E reafirmava isso com seu estilo próprio. O conteúdo estava correto. Nós todos, conselho, diretores, funcionários e 42 mil cidadãos que se manifestaram pedindo a manutenção da qualidade da programação da TV Cultura, arregaçamos a manga e fomos atrás do numerário, já que do produto a casa se desincumbia. Numa instituição como a Fundação Padre Anchieta a verba pública é necessária, indispensável mesmo, porque realizamos programas de interesse público, 20 horas por dia, nas rádios e na televisão. Formar a cabeça de uma criança é tão importante quanto pôr ataduras na cabeça ferida de outra criança.

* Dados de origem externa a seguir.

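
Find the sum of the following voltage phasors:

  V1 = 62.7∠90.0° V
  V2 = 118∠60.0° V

Step 1 — Convert each phasor to rectangular form:
  V1 = 62.7·(cos(90.0°) + j·sin(90.0°)) = 0 + j62.7 V
  V2 = 118·(cos(60.0°) + j·sin(60.0°)) = 59 + j102.2 V
Step 2 — Sum components: V_total = 59 + j164.9 V.
Step 3 — Convert to polar: |V_total| = 175.1 V, ∠V_total = 70.3°.

V_total = 175.1∠70.3° V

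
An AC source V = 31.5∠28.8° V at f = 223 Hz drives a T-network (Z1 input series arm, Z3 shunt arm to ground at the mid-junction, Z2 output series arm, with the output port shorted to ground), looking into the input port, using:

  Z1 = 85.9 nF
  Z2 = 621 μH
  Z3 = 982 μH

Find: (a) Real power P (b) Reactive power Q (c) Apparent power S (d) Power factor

Step 1 — Angular frequency: ω = 2π·f = 2π·223 = 1401 rad/s.
Step 2 — Component impedances:
  Z1: Z = 1/(jωC) = -j/(ω·C) = 0 - j8308 Ω
  Z2: Z = jωL = j·1401·0.000621 = 0 + j0.8701 Ω
  Z3: Z = jωL = j·1401·0.000982 = 0 + j1.376 Ω
Step 3 — With the output port shorted to ground, the output series arm Z2 runs from the junction to ground; the shunt arm Z3 also runs from the junction to ground. They appear in parallel: Z3 || Z2 = 0 + j0.533 Ω.
Step 4 — Series with input arm Z1: Z_in = Z1 + (Z3 || Z2) = 0 - j8308 Ω = 8308∠-90.0° Ω.
Step 5 — Source phasor: V = 31.5∠28.8° V = 27.6 + j15.18 V.
Step 6 — Current: I = V / Z = -0.001827 + j0.003323 A = 0.003792∠118.8° A.
Step 7 — Complex power: S = V·I* = 0 - j0.1194 VA.
Step 8 — Real power: P = Re(S) = 0 W.
Step 9 — Reactive power: Q = Im(S) = -0.1194 VAR.
Step 10 — Apparent power: |S| = 0.1194 VA.
Step 11 — Power factor: PF = P/|S| = 0 (leading).

(a) P = 0 W  (b) Q = -0.1194 VAR  (c) S = 0.1194 VA  (d) PF = 0 (leading)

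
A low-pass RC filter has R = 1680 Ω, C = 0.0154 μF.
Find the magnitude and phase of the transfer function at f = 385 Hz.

Step 1 — Angular frequency: ω = 2π·385 = 2419 rad/s.
Step 2 — Transfer function: H(jω) = 1/(1 + jωRC).
Step 3 — Denominator: 1 + jωRC = 1 + j·2419·1680·1.54e-08 = 1 + j0.06259.
Step 4 — H = 0.9961 - j0.06234.
Step 5 — Magnitude: |H| = 0.998 (-0.0 dB); phase: φ = -3.6°.

|H| = 0.998 (-0.0 dB), φ = -3.6°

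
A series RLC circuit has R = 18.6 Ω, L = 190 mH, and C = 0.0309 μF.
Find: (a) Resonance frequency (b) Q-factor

Step 1 — Resonance condition Im(Z)=0 gives ω₀ = 1/√(LC).
Step 2 — ω₀ = 1/√(0.19·3.09e-08) = 1.305e+04 rad/s.
Step 3 — f₀ = ω₀/(2π) = 2077 Hz.
Step 4 — Series Q: Q = ω₀L/R = 1.305e+04·0.19/18.6 = 133.3.

(a) f₀ = 2077 Hz  (b) Q = 133.3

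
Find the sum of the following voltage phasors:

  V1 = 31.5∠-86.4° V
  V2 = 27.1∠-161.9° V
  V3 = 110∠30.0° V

Step 1 — Convert each phasor to rectangular form:
  V1 = 31.5·(cos(-86.4°) + j·sin(-86.4°)) = 1.978 - j31.44 V
  V2 = 27.1·(cos(-161.9°) + j·sin(-161.9°)) = -25.76 - j8.419 V
  V3 = 110·(cos(30.0°) + j·sin(30.0°)) = 95.26 + j55 V
Step 2 — Sum components: V_total = 71.48 + j15.14 V.
Step 3 — Convert to polar: |V_total| = 73.07 V, ∠V_total = 12.0°.

V_total = 73.07∠12.0° V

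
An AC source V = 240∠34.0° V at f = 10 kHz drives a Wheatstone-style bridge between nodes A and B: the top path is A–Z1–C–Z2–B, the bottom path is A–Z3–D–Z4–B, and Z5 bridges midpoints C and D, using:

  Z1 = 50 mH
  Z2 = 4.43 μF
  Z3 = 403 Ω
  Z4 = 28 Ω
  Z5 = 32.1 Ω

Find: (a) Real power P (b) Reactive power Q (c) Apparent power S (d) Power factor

Step 1 — Angular frequency: ω = 2π·f = 2π·1e+04 = 6.283e+04 rad/s.
Step 2 — Component impedances:
  Z1: Z = jωL = j·6.283e+04·0.05 = 0 + j3142 Ω
  Z2: Z = 1/(jωC) = -j/(ω·C) = 0 - j3.593 Ω
  Z3: Z = R = 403 Ω
  Z4: Z = R = 28 Ω
  Z5: Z = R = 32.1 Ω
Step 3 — Bridge requires nodal analysis (the Z5 bridge couples midpoints C and D, so the two paths cannot be reduced to a simple series/parallel combination). Setting node B to ground and injecting 1 A at node A, the 3-node admittance system at A, C, D solves to V_A = Z_AB = 410.5 + j53.83 Ω = 414∠7.5° Ω.
Step 4 — Source phasor: V = 240∠34.0° V = 199 + j134.2 V.
Step 5 — Current: I = V / Z = 0.5187 + j0.2589 A = 0.5797∠26.5° A.
Step 6 — Complex power: S = V·I* = 137.9 + j18.09 VA.
Step 7 — Real power: P = Re(S) = 137.9 W.
Step 8 — Reactive power: Q = Im(S) = 18.09 VAR.
Step 9 — Apparent power: |S| = 139.1 VA.
Step 10 — Power factor: PF = P/|S| = 0.9915 (lagging).

(a) P = 137.9 W  (b) Q = 18.09 VAR  (c) S = 139.1 VA  (d) PF = 0.9915 (lagging)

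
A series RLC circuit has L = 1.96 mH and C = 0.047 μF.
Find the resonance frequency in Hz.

Step 1 — Resonance condition Im(Z)=0 gives ω₀ = 1/√(LC).
Step 2 — ω₀ = 1/√(0.00196·4.7e-08) = 1.042e+05 rad/s.
Step 3 — f₀ = ω₀/(2π) = 1.658e+04 Hz.

f₀ = 1.658e+04 Hz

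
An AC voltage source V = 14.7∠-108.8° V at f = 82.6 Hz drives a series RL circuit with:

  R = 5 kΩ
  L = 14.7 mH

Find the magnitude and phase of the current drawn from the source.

Step 1 — Angular frequency: ω = 2π·f = 2π·82.6 = 519 rad/s.
Step 2 — Component impedances:
  R: Z = R = 5000 Ω
  L: Z = jωL = j·519·0.0147 = 0 + j7.629 Ω
Step 3 — Series combination: Z_total = R + L = 5000 + j7.629 Ω = 5000∠0.1° Ω.
Step 4 — Source phasor: V = 14.7∠-108.8° V = -4.737 - j13.92 V.
Step 5 — Ohm's law: I = V / Z_total = (-4.737 - j13.92) / (5000 + j7.629) = -0.0009517 - j0.002782 A.
Step 6 — Convert to polar: |I| = 0.00294 A, ∠I = -108.9°.

I = 0.00294∠-108.9° A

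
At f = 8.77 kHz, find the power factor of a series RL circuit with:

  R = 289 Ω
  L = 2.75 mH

Step 1 — Angular frequency: ω = 2π·f = 2π·8770 = 5.51e+04 rad/s.
Step 2 — Component impedances:
  R: Z = R = 289 Ω
  L: Z = jωL = j·5.51e+04·0.00275 = 0 + j151.5 Ω
Step 3 — Series combination: Z_total = R + L = 289 + j151.5 Ω = 326.3∠27.7° Ω.
Step 4 — Power factor: PF = cos(φ) = Re(Z)/|Z| = 289/326.32 = 0.8856.
Step 5 — Type: Im(Z) = 151.5 ⇒ lagging (phase φ = 27.7°).

PF = 0.8856 (lagging, φ = 27.7°)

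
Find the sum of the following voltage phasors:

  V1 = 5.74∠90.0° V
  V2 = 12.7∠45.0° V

Step 1 — Convert each phasor to rectangular form:
  V1 = 5.74·(cos(90.0°) + j·sin(90.0°)) = 0 + j5.74 V
  V2 = 12.7·(cos(45.0°) + j·sin(45.0°)) = 8.98 + j8.98 V
Step 2 — Sum components: V_total = 8.98 + j14.72 V.
Step 3 — Convert to polar: |V_total| = 17.24 V, ∠V_total = 58.6°.

V_total = 17.24∠58.6° V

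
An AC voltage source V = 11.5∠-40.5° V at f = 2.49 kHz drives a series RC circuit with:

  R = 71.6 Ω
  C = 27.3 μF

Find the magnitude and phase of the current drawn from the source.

Step 1 — Angular frequency: ω = 2π·f = 2π·2490 = 1.565e+04 rad/s.
Step 2 — Component impedances:
  R: Z = R = 71.6 Ω
  C: Z = 1/(jωC) = -j/(ω·C) = 0 - j2.341 Ω
Step 3 — Series combination: Z_total = R + C = 71.6 - j2.341 Ω = 71.64∠-1.9° Ω.
Step 4 — Source phasor: V = 11.5∠-40.5° V = 8.745 - j7.469 V.
Step 5 — Ohm's law: I = V / Z_total = (8.745 - j7.469) / (71.6 - j2.341) = 0.1254 - j0.1002 A.
Step 6 — Convert to polar: |I| = 0.1605 A, ∠I = -38.6°.

I = 0.1605∠-38.6° A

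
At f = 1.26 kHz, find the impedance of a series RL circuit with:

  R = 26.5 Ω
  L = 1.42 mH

Step 1 — Angular frequency: ω = 2π·f = 2π·1260 = 7917 rad/s.
Step 2 — Component impedances:
  R: Z = R = 26.5 Ω
  L: Z = jωL = j·7917·0.00142 = 0 + j11.24 Ω
Step 3 — Series combination: Z_total = R + L = 26.5 + j11.24 Ω = 28.79∠23.0° Ω.

Z = 26.5 + j11.24 Ω = 28.79∠23.0° Ω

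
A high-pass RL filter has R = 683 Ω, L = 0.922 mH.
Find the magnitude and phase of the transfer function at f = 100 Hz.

Step 1 — Angular frequency: ω = 2π·100 = 628.3 rad/s.
Step 2 — Transfer function: H(jω) = jωL/(R + jωL).
Step 3 — Numerator jωL = j·0.5793; denominator R + jωL = 683 + j0.5793.
Step 4 — H = 7.194e-07 + j0.0008482.
Step 5 — Magnitude: |H| = 0.0008482 (-61.4 dB); phase: φ = 90.0°.

|H| = 0.0008482 (-61.4 dB), φ = 90.0°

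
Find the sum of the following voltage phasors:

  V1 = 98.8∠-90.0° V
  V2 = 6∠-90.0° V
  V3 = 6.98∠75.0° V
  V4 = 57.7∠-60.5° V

Step 1 — Convert each phasor to rectangular form:
  V1 = 98.8·(cos(-90.0°) + j·sin(-90.0°)) = 0 - j98.8 V
  V2 = 6·(cos(-90.0°) + j·sin(-90.0°)) = 0 - j6 V
  V3 = 6.98·(cos(75.0°) + j·sin(75.0°)) = 1.807 + j6.742 V
  V4 = 57.7·(cos(-60.5°) + j·sin(-60.5°)) = 28.41 - j50.22 V
Step 2 — Sum components: V_total = 30.22 - j148.3 V.
Step 3 — Convert to polar: |V_total| = 151.3 V, ∠V_total = -78.5°.

V_total = 151.3∠-78.5° V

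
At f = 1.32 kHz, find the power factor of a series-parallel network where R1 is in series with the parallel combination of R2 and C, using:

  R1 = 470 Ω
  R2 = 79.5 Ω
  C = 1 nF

Step 1 — Angular frequency: ω = 2π·f = 2π·1320 = 8294 rad/s.
Step 2 — Component impedances:
  R1: Z = R = 470 Ω
  R2: Z = R = 79.5 Ω
  C: Z = 1/(jωC) = -j/(ω·C) = 0 - j1.206e+05 Ω
Step 3 — Parallel branch: R2 || C = 1/(1/R2 + 1/C) = 79.5 - j0.05242 Ω.
Step 4 — Series with R1: Z_total = R1 + (R2 || C) = 549.5 - j0.05242 Ω = 549.5∠-0.0° Ω.
Step 5 — Power factor: PF = cos(φ) = Re(Z)/|Z| = 549.5/549.5 = 1.
Step 6 — Type: Im(Z) = -0.05242 ⇒ leading (phase φ = -0.0°).

PF = 1 (leading, φ = -0.0°)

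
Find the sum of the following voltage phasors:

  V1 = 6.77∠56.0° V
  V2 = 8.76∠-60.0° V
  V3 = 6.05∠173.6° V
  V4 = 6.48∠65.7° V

Step 1 — Convert each phasor to rectangular form:
  V1 = 6.77·(cos(56.0°) + j·sin(56.0°)) = 3.786 + j5.613 V
  V2 = 8.76·(cos(-60.0°) + j·sin(-60.0°)) = 4.38 - j7.586 V
  V3 = 6.05·(cos(173.6°) + j·sin(173.6°)) = -6.012 + j0.6744 V
  V4 = 6.48·(cos(65.7°) + j·sin(65.7°)) = 2.667 + j5.906 V
Step 2 — Sum components: V_total = 4.82 + j4.606 V.
Step 3 — Convert to polar: |V_total| = 6.667 V, ∠V_total = 43.7°.

V_total = 6.667∠43.7° V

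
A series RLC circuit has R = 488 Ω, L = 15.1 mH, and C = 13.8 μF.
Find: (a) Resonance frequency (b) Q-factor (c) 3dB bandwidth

Step 1 — Resonance: ω₀ = 1/√(LC) = 1/√(0.0151·1.38e-05) = 2191 rad/s.
Step 2 — f₀ = ω₀/(2π) = 348.7 Hz.
Step 3 — Series Q: Q = ω₀L/R = 2191·0.0151/488 = 0.06778.
Step 4 — Bandwidth: Δω = ω₀/Q = 3.232e+04 rad/s; BW = Δω/(2π) = 5144 Hz.

(a) f₀ = 348.7 Hz  (b) Q = 0.06778  (c) BW = 5144 Hz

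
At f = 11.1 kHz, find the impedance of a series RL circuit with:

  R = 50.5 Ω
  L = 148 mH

Step 1 — Angular frequency: ω = 2π·f = 2π·1.11e+04 = 6.974e+04 rad/s.
Step 2 — Component impedances:
  R: Z = R = 50.5 Ω
  L: Z = jωL = j·6.974e+04·0.148 = 0 + j1.032e+04 Ω
Step 3 — Series combination: Z_total = R + L = 50.5 + j1.032e+04 Ω = 1.032e+04∠89.7° Ω.

Z = 50.5 + j1.032e+04 Ω = 1.032e+04∠89.7° Ω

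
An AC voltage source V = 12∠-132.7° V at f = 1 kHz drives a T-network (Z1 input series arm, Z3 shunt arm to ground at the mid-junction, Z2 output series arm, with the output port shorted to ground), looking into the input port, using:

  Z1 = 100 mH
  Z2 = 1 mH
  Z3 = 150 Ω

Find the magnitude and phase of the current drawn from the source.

Step 1 — Angular frequency: ω = 2π·f = 2π·1000 = 6283 rad/s.
Step 2 — Component impedances:
  Z1: Z = jωL = j·6283·0.1 = 0 + j628.3 Ω
  Z2: Z = jωL = j·6283·0.001 = 0 + j6.283 Ω
  Z3: Z = R = 150 Ω
Step 3 — With the output port shorted to ground, the output series arm Z2 runs from the junction to ground; the shunt arm Z3 also runs from the junction to ground. They appear in parallel: Z3 || Z2 = 0.2627 + j6.272 Ω.
Step 4 — Series with input arm Z1: Z_in = Z1 + (Z3 || Z2) = 0.2627 + j634.6 Ω = 634.6∠90.0° Ω.
Step 5 — Source phasor: V = 12∠-132.7° V = -8.138 - j8.819 V.
Step 6 — Ohm's law: I = V / Z_total = (-8.138 - j8.819) / (0.2627 + j634.6) = -0.0139 + j0.01282 A.
Step 7 — Convert to polar: |I| = 0.01891 A, ∠I = 137.3°.

I = 0.01891∠137.3° A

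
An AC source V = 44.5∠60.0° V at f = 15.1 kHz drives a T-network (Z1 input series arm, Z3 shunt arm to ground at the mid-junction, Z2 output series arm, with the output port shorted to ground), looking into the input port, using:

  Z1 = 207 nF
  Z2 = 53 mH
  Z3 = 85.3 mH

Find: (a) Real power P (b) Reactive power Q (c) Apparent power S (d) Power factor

Step 1 — Angular frequency: ω = 2π·f = 2π·1.51e+04 = 9.488e+04 rad/s.
Step 2 — Component impedances:
  Z1: Z = 1/(jωC) = -j/(ω·C) = 0 - j50.92 Ω
  Z2: Z = jωL = j·9.488e+04·0.053 = 0 + j5028 Ω
  Z3: Z = jωL = j·9.488e+04·0.0853 = 0 + j8093 Ω
Step 3 — With the output port shorted to ground, the output series arm Z2 runs from the junction to ground; the shunt arm Z3 also runs from the junction to ground. They appear in parallel: Z3 || Z2 = 0 + j3101 Ω.
Step 4 — Series with input arm Z1: Z_in = Z1 + (Z3 || Z2) = 0 + j3050 Ω = 3050∠90.0° Ω.
Step 5 — Source phasor: V = 44.5∠60.0° V = 22.25 + j38.54 V.
Step 6 — Current: I = V / Z = 0.01263 - j0.007294 A = 0.01459∠-30.0° A.
Step 7 — Complex power: S = V·I* = 0 + j0.6492 VA.
Step 8 — Real power: P = Re(S) = 0 W.
Step 9 — Reactive power: Q = Im(S) = 0.6492 VAR.
Step 10 — Apparent power: |S| = 0.6492 VA.
Step 11 — Power factor: PF = P/|S| = 0 (lagging).

(a) P = 0 W  (b) Q = 0.6492 VAR  (c) S = 0.6492 VA  (d) PF = 0 (lagging)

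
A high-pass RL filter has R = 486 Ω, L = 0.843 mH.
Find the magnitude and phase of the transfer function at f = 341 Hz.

Step 1 — Angular frequency: ω = 2π·341 = 2143 rad/s.
Step 2 — Transfer function: H(jω) = jωL/(R + jωL).
Step 3 — Numerator jωL = j·1.806; denominator R + jωL = 486 + j1.806.
Step 4 — H = 1.381e-05 + j0.003716.
Step 5 — Magnitude: |H| = 0.003716 (-48.6 dB); phase: φ = 89.8°.

|H| = 0.003716 (-48.6 dB), φ = 89.8°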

E a participação da sociedade privada também é indispensável, uma imposição tanto mercadológica quanto moral. Oferecemos uma programação diferenciada para adultos e jovens, diversa da televisão comercial, que se pauta necessariamente pela ideologia do mercado e diversa também das televisões governamentais que se pautam pela ideologia do Estado. Produzimos e sintonizamos igualmente com o neto do Lula e o filho do Safra.
O resultado de tudo isso é que a sociedade entendeu o recado e o benefício da sobrevivência da Cultura. Já conseguimos um terço do que esperamos das empresas nacionais e multinacionais. Colaboração, aliás, com grande retorno de caráter institucional. Falta uma compreensão mais cidadã por parte das agências de publicidade.
A verba pública proposta para o orçamento de 96 é correta dentro do contexto financeiro do Estado de São Paulo. Foi conseguida pela força da opinião pública, pelo esforço interno de todos os funcionários da Fundação, pela sintonia entre o Executivo e o Legislativo e a sintonia mais difícil entre os setores culturais e econômicos, orquestrados pelo governador. Aliás, a TV Cultura é um patrimônio da cidadania, como recomenda a Constituição que sejam todos os meios de comunicação de massa.
E o que há de particular nisso tudo, quase exemplar mesmo, é que eu, presidente da Fundação Padre Anchieta, além da visita no dia da posse, não precisei e não tive nenhum encontro pessoal com o governador Mário Covas para tratar da chamada crise, apesar de ser seu amigo e até correligionário político há mais de 20 anos.
Tudo foi resolvido no estrito nível dos interesses institucionais e públicos. Por isso, sinto-me com liberdade de fazer o elogio do mau humor, como uma nova categoria política e, sobretudo, uma novíssima categoria mental.